Les déclarations et paiements se font obligatoirement sur le site autoentrepreneur.urssaf.fr.

En cas d'option pour le versement libératoire, vous payerez l'impôt sur le revenu au fur et à mesure de vos encaissements de façon définitive. Il n'y a pas de régularisation en fin d'année. Il faut tenir compte du taux d'imposition qui s'appliquera aux autres revenus de votre foyer fiscal.

Seuils de Chiffre d'Affaires à Ne Pas Dépasser

Lors de la création de votre entreprise, et en l'absence d'option pour un régime réel d'imposition, vous bénéficiez de plein droit du régime du micro-entrepreneur (anciennement appelé auto-entrepreneur) au titre de l'année de la création. Les années suivantes, pour bénéficier de ce régime au titre d'une année N, votre chiffre d'affaires hors taxes (HT) N-1 ou N-2, ajusté s'il y a lieu au prorata du temps d'exploitation, ne doit pas avoir dépassé un certain seuil.

Pour les revenus perçus en 2025, le seuil est de :

  • 188 700 € pour les activités de vente de marchandises, objets, fournitures et denrées à emporter ou consommer sur place et de fourniture de logement, à l'exception de toutes les locations meublées ;
  • 15 000 € pour les locations de meublé de tourisme non classé ;
  • 77 700 € pour toutes les autres prestations de services.

Si vous exercez une activité mixte (ventes et prestations de service), votre chiffre d'affaires global annuel N-1 ou N-2 ne doit pas avoir dépassé 188 700 €. De plus, la partie relative aux activités de service ne doit pas avoir dépassé 77 700 €, et celle relative aux activités de locations de meublé de tourisme non classé ne doit pas avoir dépassé 15 000 €.

Ainsi, si vous dépassez les seuils de chiffre d'affaires du régime de la micro-entreprise pendant 2 années consécutives, vous relevez de plein droit du régime réel d’imposition. Ce changement de régime s’appliquera au 1er janvier de l'année suivante.

Les seuils de chiffre d'affaires ou de recettes à ne pas dépasser sont désormais déconnectés de ceux de la franchise en base de TVA. Pour rappel, le micro-entrepreneur ne facture pas de TVA jusqu’à certains niveaux de chiffre d’affaires hors taxes, soit pour 2025 :

  • au 1er janvier N si votre chiffre d'affaires de l’année N-1 a excédé la limite de 85 000 € (sans dépasser le seuil majoré de 93 500 €) pour les activités de vente de biens corporels, de ventes à consommer sur place, ou de fournitures de prestations d’hébergement ou 37 500 € (sans dépasser le seuil majoré de 41 250 €) pour les autres activités de prestations de services,
  • dès le 1er jour du dépassement si au cours de l'année civile, votre chiffre d'affaires excède le seuil majoré de 93 500 € pour les activités de vente et de 41 250 € pour les activités de services.
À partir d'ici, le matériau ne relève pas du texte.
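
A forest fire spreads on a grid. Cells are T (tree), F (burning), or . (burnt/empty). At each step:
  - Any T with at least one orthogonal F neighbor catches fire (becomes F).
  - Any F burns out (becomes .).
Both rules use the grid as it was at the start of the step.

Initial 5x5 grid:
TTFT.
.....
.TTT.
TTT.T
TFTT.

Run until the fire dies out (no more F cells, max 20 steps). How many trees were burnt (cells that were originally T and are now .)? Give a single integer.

Step 1: +5 fires, +2 burnt (F count now 5)
Step 2: +5 fires, +5 burnt (F count now 5)
Step 3: +1 fires, +5 burnt (F count now 1)
Step 4: +1 fires, +1 burnt (F count now 1)
Step 5: +0 fires, +1 burnt (F count now 0)
Fire out after step 5
Initially T: 13, now '.': 24
Total burnt (originally-T cells now '.'): 12

Answer: 12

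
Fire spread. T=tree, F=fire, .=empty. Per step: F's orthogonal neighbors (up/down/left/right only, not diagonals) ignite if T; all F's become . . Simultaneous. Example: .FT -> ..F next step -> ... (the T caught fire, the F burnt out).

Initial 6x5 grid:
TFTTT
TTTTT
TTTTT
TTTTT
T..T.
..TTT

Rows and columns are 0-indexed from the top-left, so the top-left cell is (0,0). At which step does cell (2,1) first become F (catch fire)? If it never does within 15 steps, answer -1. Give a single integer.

Step 1: cell (2,1)='T' (+3 fires, +1 burnt)
Step 2: cell (2,1)='F' (+4 fires, +3 burnt)
  -> target ignites at step 2
Step 3: cell (2,1)='.' (+5 fires, +4 burnt)
Step 4: cell (2,1)='.' (+4 fires, +5 burnt)
Step 5: cell (2,1)='.' (+3 fires, +4 burnt)
Step 6: cell (2,1)='.' (+2 fires, +3 burnt)
Step 7: cell (2,1)='.' (+1 fires, +2 burnt)
Step 8: cell (2,1)='.' (+2 fires, +1 burnt)
Step 9: cell (2,1)='.' (+0 fires, +2 burnt)
  fire out at step 9

2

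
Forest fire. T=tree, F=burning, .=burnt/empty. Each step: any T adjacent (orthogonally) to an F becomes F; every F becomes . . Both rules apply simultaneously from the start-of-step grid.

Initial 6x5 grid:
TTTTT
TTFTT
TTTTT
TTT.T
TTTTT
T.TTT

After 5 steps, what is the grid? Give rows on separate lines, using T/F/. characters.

Step 1: 4 trees catch fire, 1 burn out
  TTFTT
  TF.FT
  TTFTT
  TTT.T
  TTTTT
  T.TTT
Step 2: 7 trees catch fire, 4 burn out
  TF.FT
  F...F
  TF.FT
  TTF.T
  TTTTT
  T.TTT
Step 3: 6 trees catch fire, 7 burn out
  F...F
  .....
  F...F
  TF..T
  TTFTT
  T.TTT
Step 4: 5 trees catch fire, 6 burn out
  .....
  .....
  .....
  F...F
  TF.FT
  T.FTT
Step 5: 3 trees catch fire, 5 burn out
  .....
  .....
  .....
  .....
  F...F
  T..FT

.....
.....
.....
.....
F...F
T..FT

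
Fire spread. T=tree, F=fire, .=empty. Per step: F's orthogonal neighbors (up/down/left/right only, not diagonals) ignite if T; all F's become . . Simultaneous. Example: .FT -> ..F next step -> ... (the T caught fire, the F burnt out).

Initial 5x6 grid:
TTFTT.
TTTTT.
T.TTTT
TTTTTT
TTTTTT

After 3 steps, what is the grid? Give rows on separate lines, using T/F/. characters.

Step 1: 3 trees catch fire, 1 burn out
  TF.FT.
  TTFTT.
  T.TTTT
  TTTTTT
  TTTTTT
Step 2: 5 trees catch fire, 3 burn out
  F...F.
  TF.FT.
  T.FTTT
  TTTTTT
  TTTTTT
Step 3: 4 trees catch fire, 5 burn out
  ......
  F...F.
  T..FTT
  TTFTTT
  TTTTTT

......
F...F.
T..FTT
TTFTTT
TTTTTT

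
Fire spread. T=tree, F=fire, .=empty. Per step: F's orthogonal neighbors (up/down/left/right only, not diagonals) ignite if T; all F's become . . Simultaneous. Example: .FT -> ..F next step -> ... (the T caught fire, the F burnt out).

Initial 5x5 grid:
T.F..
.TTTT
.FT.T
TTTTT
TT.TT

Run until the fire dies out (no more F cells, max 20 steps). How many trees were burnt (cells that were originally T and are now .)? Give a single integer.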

En cas de dépassement des seuils de 188 700 € (ventes de marchandises) ou 15 000 € (location de meublé de tourisme non classé) ou 77 700 € (autres prestations de services), deux situations sont possibles :

Situations N-1 N N+1
Cas 1
Dépassement des seuils sur une seule année
CA > 188 700 € ou 77 700 € ou 15 000 €
(Dépassement)
CA < 188 700 € ou 77 700 € ou 15 000 € Conservation du régime fiscal du micro-entrepreneur
Cas 2
Dépassement des seuils sur deux années consécutives
CA > 188 700 € ou 77 700 € ou 15 000 €
(dépassement)
CA > 188 700 € ou 77 700 € ou 15 000 €
(dépassement)
Perte du régime fiscal du micro-entrepreneur au 01/01/N+1

Sur le plan juridique, le dépassement des seuils de chiffre d’affaires conditionnant le bénéfice du statut de micro-entrepreneur est sans incidence sur le statut juridique choisi initialement pour votre activité. Toutefois, il est possible d’opter pour une structure juridique différente.
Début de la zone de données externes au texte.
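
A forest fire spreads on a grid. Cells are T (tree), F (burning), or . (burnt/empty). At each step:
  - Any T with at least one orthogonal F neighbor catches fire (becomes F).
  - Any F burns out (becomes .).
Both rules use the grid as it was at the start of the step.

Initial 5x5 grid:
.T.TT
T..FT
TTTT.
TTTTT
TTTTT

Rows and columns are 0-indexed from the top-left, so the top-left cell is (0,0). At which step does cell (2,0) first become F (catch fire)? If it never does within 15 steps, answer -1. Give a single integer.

Step 1: cell (2,0)='T' (+3 fires, +1 burnt)
Step 2: cell (2,0)='T' (+3 fires, +3 burnt)
Step 3: cell (2,0)='T' (+4 fires, +3 burnt)
Step 4: cell (2,0)='F' (+4 fires, +4 burnt)
  -> target ignites at step 4
Step 5: cell (2,0)='.' (+3 fires, +4 burnt)
Step 6: cell (2,0)='.' (+1 fires, +3 burnt)
Step 7: cell (2,0)='.' (+0 fires, +1 burnt)
  fire out at step 7

4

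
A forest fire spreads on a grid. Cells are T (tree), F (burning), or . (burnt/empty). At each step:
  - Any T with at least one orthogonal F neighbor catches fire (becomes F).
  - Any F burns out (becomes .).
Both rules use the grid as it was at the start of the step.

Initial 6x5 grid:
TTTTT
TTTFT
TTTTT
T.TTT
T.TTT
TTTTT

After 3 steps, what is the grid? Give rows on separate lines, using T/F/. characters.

Step 1: 4 trees catch fire, 1 burn out
  TTTFT
  TTF.F
  TTTFT
  T.TTT
  T.TTT
  TTTTT
Step 2: 6 trees catch fire, 4 burn out
  TTF.F
  TF...
  TTF.F
  T.TFT
  T.TTT
  TTTTT
Step 3: 6 trees catch fire, 6 burn out
  TF...
  F....
  TF...
  T.F.F
  T.TFT
  TTTTT

TF...
F....
TF...
T.F.F
T.TFT
TTTTT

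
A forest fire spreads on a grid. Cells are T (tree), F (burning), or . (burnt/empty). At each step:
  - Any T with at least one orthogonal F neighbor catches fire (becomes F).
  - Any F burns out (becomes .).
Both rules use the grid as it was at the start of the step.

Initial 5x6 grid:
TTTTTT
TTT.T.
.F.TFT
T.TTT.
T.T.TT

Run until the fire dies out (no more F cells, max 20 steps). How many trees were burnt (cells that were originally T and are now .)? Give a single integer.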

Sur le plan fiscal, vous passez du régime de micro-entrepreneur au régime réel d'imposition pour les bénéfices industriels et commerciaux (BIC), ou au régime de la déclaration contrôlée pour les bénéfices non commerciaux (BNC).

Sur le plan social, vous ne pourrez plus payer vos cotisations mensuellement ou trimestriellement sur la base du chiffre d'affaires que vous aurez réalisé. D’un point de vue comptable, en tant que micro-entrepreneur, vous avez pu bénéficier d'une comptabilité ultra simplifiée. En sortant du régime de la micro-entreprise, vous ne pouvez plus en bénéficier.

En tant que micro-entrepreneur, vous êtes soumis au régime d'imposition appelé « régime micro-fiscal ». Vous êtes également soumis au régime micro-social pour ce qui concerne vos cotisations et contributions sociales.